In Calcutta, CPM state secretary Biman Bose dismissed speculation about mid-term polls saying: “It’s gossip. I don’t think it has any basis.”
But CPI general secretary A.B. Bardhan kept up the pressure, telling a TV channel that the differences were “irreconcilable” and withdrawal of support “seems to be inevitable” if the government goes ahead with the deal.
Manmohan Singh will meet chief minister Buddhadeb Bhattacharjee at dinner tomorrow but the Left central leadership is sceptical of the success of back-channel efforts.
Mukherjee, the No. 2 in the government, had kept a low profile when the deal was worked to its conclusion. But faced with a combative BJP and an unyielding Left, Singh fielded the foreign minister to talk to the allies.
In the Congress top rung, Mukherjee is thought to have the maximum comfort level with Left leaders who also see him as the most “political”.
If Sonia Gandhi steps in, sources said, it would be at the “very last stage” — either when the UPA-Left “breach” seems irreparable or if it is sealed.

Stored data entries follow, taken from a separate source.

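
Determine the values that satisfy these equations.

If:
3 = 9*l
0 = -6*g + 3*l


Then:
g = 1/6
l = 1/3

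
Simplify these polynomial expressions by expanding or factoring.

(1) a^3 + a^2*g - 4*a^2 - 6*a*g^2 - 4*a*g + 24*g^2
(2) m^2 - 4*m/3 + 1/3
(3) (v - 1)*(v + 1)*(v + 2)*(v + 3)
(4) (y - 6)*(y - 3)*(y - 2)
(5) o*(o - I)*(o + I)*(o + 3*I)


(1) = (a - 4)*(a - 2*g)*(a + 3*g)
(2) = (m - 1)*(m - 1/3)
(3) = v^4 + 5*v^3 + 5*v^2 - 5*v - 6
(4) = y^3 - 11*y^2 + 36*y - 36
(5) = o^4 + 3*I*o^3 + o^2 + 3*I*o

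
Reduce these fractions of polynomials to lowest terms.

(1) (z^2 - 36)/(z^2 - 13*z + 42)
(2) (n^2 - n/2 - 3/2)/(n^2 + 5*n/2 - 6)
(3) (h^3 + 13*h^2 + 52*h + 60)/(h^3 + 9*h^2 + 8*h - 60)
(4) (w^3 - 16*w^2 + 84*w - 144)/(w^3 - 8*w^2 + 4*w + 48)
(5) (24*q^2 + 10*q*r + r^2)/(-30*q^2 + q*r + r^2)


(1) = (z + 6)/(z - 7)
(2) = (n + 1)/(n + 4)
(3) = (h + 2)/(h - 2)
(4) = (w - 6)/(w + 2)
(5) = (-4*q - r)/(5*q - r)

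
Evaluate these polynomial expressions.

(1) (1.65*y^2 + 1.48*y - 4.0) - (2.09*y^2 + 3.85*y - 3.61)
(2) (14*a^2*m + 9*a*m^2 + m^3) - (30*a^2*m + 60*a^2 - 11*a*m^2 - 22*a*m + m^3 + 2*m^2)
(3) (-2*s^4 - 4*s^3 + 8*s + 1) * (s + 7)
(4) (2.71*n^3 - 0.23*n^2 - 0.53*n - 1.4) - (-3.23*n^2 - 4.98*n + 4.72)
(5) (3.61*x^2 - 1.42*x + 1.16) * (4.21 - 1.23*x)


(1) = -0.44*y^2 - 2.37*y - 0.39
(2) = -16*a^2*m - 60*a^2 + 20*a*m^2 + 22*a*m - 2*m^2
(3) = -2*s^5 - 18*s^4 - 28*s^3 + 8*s^2 + 57*s + 7
(4) = 2.71*n^3 + 3.0*n^2 + 4.45*n - 6.12
(5) = -4.4403*x^3 + 16.9447*x^2 - 7.405*x + 4.8836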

Mukherjee met CPM MP Sitaram Yechury this morning in Parliament and is to see him again tonight. While the minister said the deal had addressed the nine concerns raised by Yechury during a parliamentary debate and was not tied to America’s Hyde Act, the CPM leader stuck to his party’s line that it must not be operationalised.

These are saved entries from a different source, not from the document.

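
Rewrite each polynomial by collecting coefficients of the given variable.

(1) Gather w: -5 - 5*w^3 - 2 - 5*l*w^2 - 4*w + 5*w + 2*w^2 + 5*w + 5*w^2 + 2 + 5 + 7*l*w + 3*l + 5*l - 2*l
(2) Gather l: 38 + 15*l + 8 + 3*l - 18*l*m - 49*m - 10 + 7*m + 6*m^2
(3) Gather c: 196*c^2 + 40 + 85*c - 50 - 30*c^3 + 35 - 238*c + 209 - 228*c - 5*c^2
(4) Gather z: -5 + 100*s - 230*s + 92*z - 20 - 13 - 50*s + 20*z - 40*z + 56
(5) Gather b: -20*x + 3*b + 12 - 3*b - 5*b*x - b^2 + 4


(1) = 6*l - 5*w^3 + w^2*(7 - 5*l) + w*(7*l + 6)
(2) = l*(18 - 18*m) + 6*m^2 - 42*m + 36
(3) = -30*c^3 + 191*c^2 - 381*c + 234
(4) = -180*s + 72*z + 18
(5) = -b^2 - 5*b*x - 20*x + 16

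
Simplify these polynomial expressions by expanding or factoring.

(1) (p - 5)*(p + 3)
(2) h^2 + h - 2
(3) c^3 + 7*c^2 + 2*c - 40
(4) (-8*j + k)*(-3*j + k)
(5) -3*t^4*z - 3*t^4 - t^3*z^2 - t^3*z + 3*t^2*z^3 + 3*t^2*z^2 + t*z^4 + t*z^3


(1) = p^2 - 2*p - 15
(2) = (h - 1)*(h + 2)
(3) = (c - 2)*(c + 4)*(c + 5)
(4) = 24*j^2 - 11*j*k + k^2
(5) = (-t + z)*(t + z)*(3*t + z)*(t*z + t)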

“The question is not that we are withdrawing support or not. The issue is of not operationalising the deal,” he said.
Sources close to Mukherjee said he told Yechury the deal was non-negotiable. A resolution will have to be found in the context of the deal and the related agreements, like negotiations with the Nuclear Suppliers Group (NSG) and IAEA.

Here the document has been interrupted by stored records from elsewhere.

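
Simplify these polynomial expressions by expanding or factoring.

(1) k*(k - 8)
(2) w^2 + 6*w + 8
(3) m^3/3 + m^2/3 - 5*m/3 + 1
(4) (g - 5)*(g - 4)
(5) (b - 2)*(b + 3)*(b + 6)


(1) = k^2 - 8*k
(2) = (w + 2)*(w + 4)
(3) = (m/3 + 1)*(m - 1)^2
(4) = g^2 - 9*g + 20
(5) = b^3 + 7*b^2 - 36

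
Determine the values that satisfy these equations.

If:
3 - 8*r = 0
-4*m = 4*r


Then:
m = -3/8
r = 3/8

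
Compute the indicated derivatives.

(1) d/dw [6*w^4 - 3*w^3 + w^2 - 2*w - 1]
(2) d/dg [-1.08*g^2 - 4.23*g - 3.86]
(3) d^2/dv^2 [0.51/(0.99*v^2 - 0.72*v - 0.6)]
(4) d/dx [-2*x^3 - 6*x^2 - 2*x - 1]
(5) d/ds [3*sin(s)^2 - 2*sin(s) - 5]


(1) = 24*w^3 - 9*w^2 + 2*w - 2
(2) = -2.16*g - 4.23
(3) = (0.999702*v^2 - 0.727056*v - 0.51*(1.98*v - 0.72)*(3.96*v - 1.44) - 0.60588)/(-0.99*v^2 + 0.72*v + 0.6)^3
(4) = -6*x^2 - 12*x - 2
(5) = 2*(3*sin(s) - 1)*cos(s)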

“The government will complete its full term,” parliamentary affairs minister Priya Ranjan Das Munshi declared, but government sources admitted their options were getting narrower with neither the UPA nor the Left willing to budge.
Yechury told Mukherjee that while negotiating with the NSG, India must ensure the US is not allowed to prevent others from supplying fuel.
In response to a US warning that the cooperation will end if India tests again, the government said “India has the sovereign right to test and would do so if it is necessary in national interest”.